« Ce qui importe à nos yeux, c’est la trace que l’Histoire et la politique
laissent sur des êtres humains. » – Marcel Ophuls
Du 23 septembre au 13 octobre 2018, le Mémorial de la Shoah célèbre l’importance du travail de Marcel Ophuls en organisant une grande rétrospective de ce réalisateur incontournable, grand acteur du réveil mémoriel des années 1970.
Né à Francfort en 1927, le fils de Max Ophuls quitte avec sa famille l’Allemagne nazie en 1933 pour Paris puis en 1940 Hollywood. Rendu célèbre en 1971 par le scandale suscité par Le chagrin et la pitié (1971), son oeuvre se construit sur plusieurs décennies.
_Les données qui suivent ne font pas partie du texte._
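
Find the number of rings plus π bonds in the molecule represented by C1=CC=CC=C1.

Molecular formula from the SMILES: C6H6.
DoU = (2C + 2 + N − H − X)/2 = (2·6 + 2 + 0 − 6 − 0)/2 = 8/2 = 4.
(Structurally: 1 ring(s) + 3 π bond(s) = 4.)

4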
Il est le premier à se servir méthodiquement du témoignage pour attester de l’Histoire par l’expérience, la voix et la présence des survivants.
Cinéaste inventif et implacable qui brise les conventions du style documentaire, il obtient l’Oscar du meilleur film documentaire en 1988 avec Hôtel Terminus ; Un hommage à celui pour lequel « L’Histoire ne s’arrête jamais. »
L’Auditorium Edmond J. Safra propose les projections de l’ensemble de ses films en présence du réalisateur : Le Chagrin et la Pitié, Munich 1938 ou la
paix pour 100 ans, L’empreinte de la justice, Le Voyageur, Hôtel Terminus.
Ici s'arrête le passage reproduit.